Our Father has never desired for us to hoard away our bitterness, pain, hatred, jealousies, loss or anything else he has set us free from. These things remain with us and become part of us when we refuse to be mature about things and apologize or seek forgiveness. In fact, I would say the one thing we have the hardest time getting rid of is unforgiveness. The toughest maturity lesson we have to learn is to love (not just forgive) those who have harmed us. The very natural human thing for us to do is seek justice and we will not let go of the negative until we have this justice. The problem is that justice may satisfy that natural hunger but it does nothing for our unforgiveness.
This lack of forgiveness leads to all kinds of other "stuff" taking up residence, like bitterness, resentment, and hatred. Unforgiveness will act like a wedge in any relationship, husband and wife, parent and child, friends, widening the gap every day it is left unattended. It fills up so much of our life that it crowds out all other legitimate emotions so that it begins to affect our relationship with other people, the innocent by-standers.

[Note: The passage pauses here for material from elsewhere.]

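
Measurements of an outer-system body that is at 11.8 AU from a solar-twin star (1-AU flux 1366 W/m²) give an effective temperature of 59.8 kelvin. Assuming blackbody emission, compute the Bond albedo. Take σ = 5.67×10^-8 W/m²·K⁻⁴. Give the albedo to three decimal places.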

I may be putting this in a wordy human term but it is a spiritual truth that we must accept, learn and live if we want to move on to greater spiritual things. It is good for our physical, mental and spiritual health. Jesus said the only solution to unforgiveness is love:
You have heard that it was said, ‘Love your neighbor and hate your enemy.’ But I tell you: Love your enemies and pray for those who persecute you, that you may be sons of your Father in heaven. (Matthew 5:43-45)
A "son" develops the character of his Father. This is an in-your-face character of our Father and it is clear that he expects us to develop this same character. So how do you make excuses to legitimize your illegitimate emotions? If Jesus Christ is our Lord and if we are determined to be his followers then we cannot be hoarders of illegitimate emotions that stunt our growth. It is not an easy thing but the more we understand God's love the easier forgiveness flows.
Some think that following Jesus Christ is the easy way out but when you realize that we are called to be just like him and to do what he did then you realize just how different from this world we are intended to be:
If you love those who love you, what reward will you get? Are not even the tax collectors doing that? And if you greet only your brothers, what are you doing more than others? Do not even pagans do that? Be perfect, therefore, as your heavenly Father is perfect. (Matthew 5:46-48)
Somehow we have turned God into our personal little genie who we want to grant us our wishes. We have allowed faith to become all about us as we continue to live like everyone else on this planet. But we have been re-created for something greater than this. We are not like we were because we have been given a greater capacity to love with the love of the Lord. The greatest act of love is forgiveness; the Father showed us that.
So this is an easy measuring tool if we are willing to be honest with ourselves. It should be easy for us to tell whether we are moving on to greater spiritual maturity or if we are burying ourselves alive with our emotional hoarding. Soon as you feel bitterness, jealousy, anger, even hatred, look for any root of unforgiveness. If you have not matured to the point where love produces an ample supply of forgiveness, even for the people who hate you the most, you need to ask the Father and he will supply what you need. If we cannot forgive we have no right to refer to ourselves as Christians, followers of Jesus, the children of God. It is time to end our hoarding and grow up into the whole measure of the fullness of Jesus. It is time to get back to the simple life.